RİSK ALTINDA OLANLAR Hipotermi; özellikle askerler, avcılar, balıkçılar, çobanlar, kayak yapanlar gibi dış ortamda bulunmak ve çalışmak zorunda kalanlarda ve evi barkı olmayan insanlarda ortaya çıkar. Küçük çocuklarda baş-gövde oranı erişkinlere göre daha fazla olduğundan, bunlar baş yoluyla ısı kaybına daha duyarlıdırlar. Bebeklerde ise ısı koruyucu mekanizmaların tam gelişmemiş olması soğuktan etkilenme risklerini artırır. 65 yaşın üzerinde ve de mental hastalığı olanlarda hipotermi tehlikesi daha fazladır. Hipoterminin oluşumunda; rüzgarın şiddeti, kişinin vücudunun nemli olması, hareketsizlik, susuzluk veya açlık gibi enerji kaynaklarının yetersizliğinin önemi vardır.
HAFİF HİPOTERMİ Hipotermi; vücut ısısının yüksekliğine göre hafif ve şiddetli olmak üzere iki gruba ayrılır. Hafif hipotermide vücut ısısı 35-32 derece arasındadır. İlk belirti ellerin ve ayakların acıyacak derecede üşümesi ve deride hissizliğin başlamasıdır. Ellerle hassas işler yapmak zorlaşır. Isı düşmeye devam ettikçe kasların koordinasyonu azalır ve kişi yürürken tökezler. 34 derecenin altında ise aşırı duyarlılık, kişilik değişiklikleri, konuşmada ve düşünmede yavaşlama, hafızada zayıflama gibi beyinle ilgili belirtiler de gelişir.
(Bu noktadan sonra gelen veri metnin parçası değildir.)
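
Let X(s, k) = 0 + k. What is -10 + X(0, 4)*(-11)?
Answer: -54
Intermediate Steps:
X(s, k) = k
-10 + X(0, 4)*(-11) = -10 + 4*(-11) = -10 - 44 = -54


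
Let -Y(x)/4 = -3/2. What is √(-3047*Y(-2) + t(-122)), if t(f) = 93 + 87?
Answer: I*√18102 ≈ 134.54*I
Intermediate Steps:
t(f) = 180
Y(x) = 6 (Y(x) = -(-12)/2 = -4*(-3/2) = 6)
√(-3047*Y(-2) + t(-122)) = √(-3047*6 + 180) = √(-18282 + 180) = √(-18102) = I*√18102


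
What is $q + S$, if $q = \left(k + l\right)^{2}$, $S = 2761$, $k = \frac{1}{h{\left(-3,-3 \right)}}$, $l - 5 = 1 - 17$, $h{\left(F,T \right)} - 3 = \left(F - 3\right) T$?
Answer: $\frac{1270501}{441} \approx 2881.0$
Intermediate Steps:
$h{\left(F,T \right)} = 3 + T \left(-3 + F\right)$ ($h{\left(F,T \right)} = 3 + \left(F - 3\right) T = 3 + \left(-3 + F\right) T = 3 + T \left(-3 + F\right)$)
$l = -11$ ($l = 5 + \left(1 - 17\right) = 5 - 16 = -11$)
$k = \frac{1}{21}$ ($k = \frac{1}{3 - -9 - -9} = \frac{1}{3 + 9 + 9} = \frac{1}{21} \approx 0.047619$)
$q = \frac{52900}{441}$ ($q = \left(\frac{1}{21} - 11\right)^{2} = \left(- \frac{230}{21}\right)^{2} = \frac{52900}{441} \approx 119.95$)
$q + S = \frac{52900}{441} + 2761 = \frac{1270501}{441}$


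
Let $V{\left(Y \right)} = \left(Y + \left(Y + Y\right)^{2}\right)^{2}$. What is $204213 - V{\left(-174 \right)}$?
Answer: $-14623860687$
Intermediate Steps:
$V{\left(Y \right)} = \left(Y + 4 Y^{2}\right)^{2}$ ($V{\left(Y \right)} = \left(Y + \left(2 Y\right)^{2}\right)^{2} = \left(Y + 4 Y^{2}\right)^{2}$)
$204213 - V{\left(-174 \right)} = 204213 - \left(-174\right)^{2} \left(1 + 4 \left(-174\right)\right)^{2} = 204213 - 30276 \left(1 - 696\right)^{2} = 204213 - 30276 \left(-695\right)^{2} = 204213 - 30276 \cdot 483025 = 204213 - 14624064900 = -14623860687$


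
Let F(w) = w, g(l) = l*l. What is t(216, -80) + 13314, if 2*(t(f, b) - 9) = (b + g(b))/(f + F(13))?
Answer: 3054127/229 ≈ 13337.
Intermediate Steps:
g(l) = l²
t(f, b) = 9 + (b + b²)/(2*(13 + f)) (t(f, b) = 9 + ((b + b²)/(f + 13))/2 = 9 + ((b + b²)/(13 + f))/2 = 9 + (b + b²)/(2*(13 + f)))
t(216, -80) + 13314 = (234 - 80 + (-80)² + 18*216)/(2*(13 + 216)) + 13314 = (½)*(234 - 80 + 6400 + 3888)/229 + 13314 = (½)*(1/229)*10442 + 13314 = 5221/229 + 13314 = 3054127/229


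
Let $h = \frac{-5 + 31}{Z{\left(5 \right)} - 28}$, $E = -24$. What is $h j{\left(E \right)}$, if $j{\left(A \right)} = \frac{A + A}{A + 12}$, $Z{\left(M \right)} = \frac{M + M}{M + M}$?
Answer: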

Bu dönemde kan basıncı yükselir, nabız ve solunum hızlanır, idrar miktarı artar.
ŞİDDETLİ HİPOTERMİ
Vücut ısısı 32 derecenin altına inmeye başlayınca titremeler durur. Kişi yardımsız yürüyemeyecek durumdadır, giderek ayakta duramayacak hale gelir. Mantıksız davranışlar, yarı baygınlık, bilincin bulanıklaşmasıgibi belirtiler gelişir. 30 derece altında solunum yüzeyselleşir, kalp atışları yavaşlayıp düzensizleşir, kan basıncı düşmüştür ve göz bebekleri genişlemiştir. 28 derecenin altında ise ölüm gerçekleşir. Burada dikkat edilmesi gereken önemli bir nokta, kişi canlı olduğu halde ölü sanılmasıdır. ölüm kararına, gerekli tıbbi girişimler ve ısıtma işlemlerinden sonra varılmalıdır.